La première fois, c’était au cours d’un test en situation à Minimum Boulder, à Zurich. Quelques temps après l’ouverture de blocs avec ces prises, je reçois un coup de fil du gérant. “Les prises restent aussi adhérentes que des prises neuves, incroyable !” Pour moi, c’était la preuve que la promesse d’un grip durable n’était pas seulement théorique. CQFD !
Ensuite, il y a eu de très bon échos lors du Salon Vertical Pro. Car beaucoup d’ouvreurs et de gérants de salles ont pu toucher les prises, les brosser, les salir, les laver, et comparer leurs sensations. Aujourd’hui, certaines salles utilisent déjà nos gammes, comme les Spindrift shapées par Simon Favot.

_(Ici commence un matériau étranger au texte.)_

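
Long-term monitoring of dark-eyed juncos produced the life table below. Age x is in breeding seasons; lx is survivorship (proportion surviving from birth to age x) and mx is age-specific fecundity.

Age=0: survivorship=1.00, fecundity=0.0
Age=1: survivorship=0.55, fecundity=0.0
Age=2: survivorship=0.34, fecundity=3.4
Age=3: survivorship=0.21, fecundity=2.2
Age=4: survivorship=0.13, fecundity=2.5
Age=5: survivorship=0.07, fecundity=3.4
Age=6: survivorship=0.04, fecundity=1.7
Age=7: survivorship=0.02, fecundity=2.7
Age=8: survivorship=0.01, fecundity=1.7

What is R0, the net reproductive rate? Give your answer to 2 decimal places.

2.32

lx·mx by age: 0, 0, 1.156, 0.462, 0.325, 0.238, 0.068, 0.054, 0.017
R0 = Σ lx·mx = 2.32 → 2.32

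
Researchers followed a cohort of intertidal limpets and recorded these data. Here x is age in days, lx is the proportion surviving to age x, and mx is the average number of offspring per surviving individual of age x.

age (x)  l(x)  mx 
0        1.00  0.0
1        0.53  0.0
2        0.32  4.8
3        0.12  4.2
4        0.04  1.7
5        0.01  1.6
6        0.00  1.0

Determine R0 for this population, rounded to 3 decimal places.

lx·mx by age: 0, 0, 1.536, 0.504, 0.068, 0.016, 0
R0 = Σ lx·mx = 2.124 → 2.124

2.124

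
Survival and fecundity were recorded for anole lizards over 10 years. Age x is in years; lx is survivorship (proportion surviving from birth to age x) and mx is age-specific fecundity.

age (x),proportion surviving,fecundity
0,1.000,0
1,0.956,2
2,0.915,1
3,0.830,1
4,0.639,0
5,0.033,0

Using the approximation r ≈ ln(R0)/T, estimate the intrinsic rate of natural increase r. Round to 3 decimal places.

R0 = Σ lx·mx = 0 + 1.912 + 0.915 + 0.83 + 0 + 0 = 3.657
Σ x·lx·mx = 6.232; T = 6.232/3.657 = 1.70413…
r ≈ ln(R0)/T = ln(3.657)/1.70413… = 0.76088… → 0.761

0.761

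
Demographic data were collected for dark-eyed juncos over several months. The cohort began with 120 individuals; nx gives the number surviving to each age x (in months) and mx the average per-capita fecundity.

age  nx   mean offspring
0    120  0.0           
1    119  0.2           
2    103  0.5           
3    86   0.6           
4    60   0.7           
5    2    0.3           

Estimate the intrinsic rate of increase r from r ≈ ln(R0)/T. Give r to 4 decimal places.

0.1293

lx = nx/n0 = nx/120: 1, 0.99167…, 0.85833…, 0.71667…, 0.5, 0.01667…
R0 = Σ lx·mx = 0 + 0.19833… + 0.42917… + 0.43… + 0.35 + 0.005… = 1.4125…
Σ x·lx·mx = 3.771667…; T = 3.771667…/1.4125… = 2.67021…
r ≈ ln(R0)/T = ln(1.4125…)/2.67021… = 0.129339… → 0.1293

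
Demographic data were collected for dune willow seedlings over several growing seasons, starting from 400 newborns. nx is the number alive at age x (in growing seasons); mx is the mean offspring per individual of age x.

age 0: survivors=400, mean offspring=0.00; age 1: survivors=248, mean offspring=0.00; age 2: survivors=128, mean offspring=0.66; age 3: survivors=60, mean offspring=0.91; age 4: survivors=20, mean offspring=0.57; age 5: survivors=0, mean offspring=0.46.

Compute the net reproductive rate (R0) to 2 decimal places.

0.38

lx = nx/n0 = nx/400: 1, 0.62, 0.32, 0.15, 0.05, 0
lx·mx by age: 0, 0, 0.2112, 0.1365, 0.0285, 0
R0 = Σ lx·mx = 0.3762 → 0.38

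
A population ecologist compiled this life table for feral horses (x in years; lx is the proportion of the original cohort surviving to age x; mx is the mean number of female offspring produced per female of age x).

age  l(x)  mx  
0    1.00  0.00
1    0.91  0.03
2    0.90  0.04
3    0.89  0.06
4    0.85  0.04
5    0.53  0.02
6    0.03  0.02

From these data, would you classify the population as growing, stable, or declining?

declining

R0 = Σ lx·mx = 0 + 0.0273 + 0.036 + 0.0534 + 0.034 + 0.0106 + 0.0006 = 0.1619
R0 < 1, so the population is declining.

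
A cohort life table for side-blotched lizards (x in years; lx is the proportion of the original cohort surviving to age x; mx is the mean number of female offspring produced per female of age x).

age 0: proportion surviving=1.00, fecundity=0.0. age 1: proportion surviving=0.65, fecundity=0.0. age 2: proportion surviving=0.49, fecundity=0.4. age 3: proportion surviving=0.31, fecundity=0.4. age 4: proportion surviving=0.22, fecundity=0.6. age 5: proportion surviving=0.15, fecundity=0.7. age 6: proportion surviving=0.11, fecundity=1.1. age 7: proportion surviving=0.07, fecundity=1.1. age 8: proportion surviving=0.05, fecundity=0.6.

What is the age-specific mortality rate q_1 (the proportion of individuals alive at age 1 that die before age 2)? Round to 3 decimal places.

0.246

q_1 = (l_1 − l_2) / l_1 = (0.65 − 0.49) / 0.65
     = 0.16 / 0.65 = 0.246154… → 0.246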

Par exemple, elles sont utilisées depuis plus de 16 mois à la salle Boulderlounge de St. Gallen. Et le verdict est clair : “Nous avons ouvert des blocs dans des zones très fréquentées afin que les prises Resetter soient utilisées au maximum. Nous n’avons constaté aucun changement dans leur texture, ni pour les mains ni pour les pieds”, nous a témoigné James Barnes, responsable des ouvertures. Les ouvreurs les remettent sur le mur après chaque lavage. Et les retours restent très positifs sur le grip et la durabilité.
Quelle est la stratégie de Resetter climbing pour les prochaines années ?
L’objectif, c’est de remplacer autant de tonnes de PU que possible et de contribuer à faire évoluer progressivement de l’industrie de l’escalade vers une véritable économie circulaire. À long terme, cela passe par un modèle où l’on boucle la boucle : réutilisation interne de certains composants pour de nouvelles prises, retour au cycle biologique via le compostage quand c’est pertinent.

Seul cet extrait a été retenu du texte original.